Wednesday, January 27, 2010

Only God knows why...

I am feeling so sick right now. I called home today to talk to my Mom and got the news that my brother-in-law Scott's dad died suddenly this morning. He died in his home while working out. My heart sank when I heard this. I cannot believe it, no one can. I just feel sick to think that this could happen so fast, so sudden, just like that. My heart hurts for his family. For his wife. For his kids and his grandkids. He was a very sweet man and amazing with his grandkids. I just keep thinking of them...

So today I held Gavin a little more. Hugged him a little harder. Kissed him a million more times. Told Derek I loved him many extra times. Told my Mom I loved her each time I talked to her. Thought about how my life and the people in it are not guaranteed. Thought about how there is no way to ever know what tomorrow brings. I thought about how we all take our life for granted sometimes. We don't think "it could happen to us" and we get caught up in silly things that should not matter. Today I tried to remember that we are put on this earth by God, and God is the one who will take us away. I tried to find comfort, but it is hard. I believe that God gives us our life so that we can do great things. He may only give us a short life. He may give us a long life. I don't know why things happen the way they do. I continue to have questions. In the mean time I will stop and remember that I only have this day. I will make the best of each and every moment I am here on this earth.

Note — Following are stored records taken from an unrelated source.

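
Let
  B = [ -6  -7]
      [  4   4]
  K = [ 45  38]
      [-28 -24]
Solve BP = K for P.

B is on the left of P, so left-multiply by B⁻¹: P = B⁻¹K.
B has determinant 4; B⁻¹ = [[1, 7/4], [-1, -3/2]].
P = B⁻¹K = [[1, 7/4], [-1, -3/2]] · [[45, 38], [-28, -24]] = [[-4, -4], [-3, -2]].

P = [[-4, -4], [-3, -2]]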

I pray that Scott and his family are able to find some peace and comfort in each other as they go through this terrible time. I don't have many words to say...I do have my prayers.

“For I am convinced that neither death nor life, neither angels nor demons, neither the present nor the future, nor any powers, neither height nor depth, nor anything else in all creation, will be able to separate us from the love of God that is in Christ Jesus our Lord.” Romans 8:38-39

1 comment:

  1. How beautiful are your words and I need to give you a very long hug. Love you and Miss you.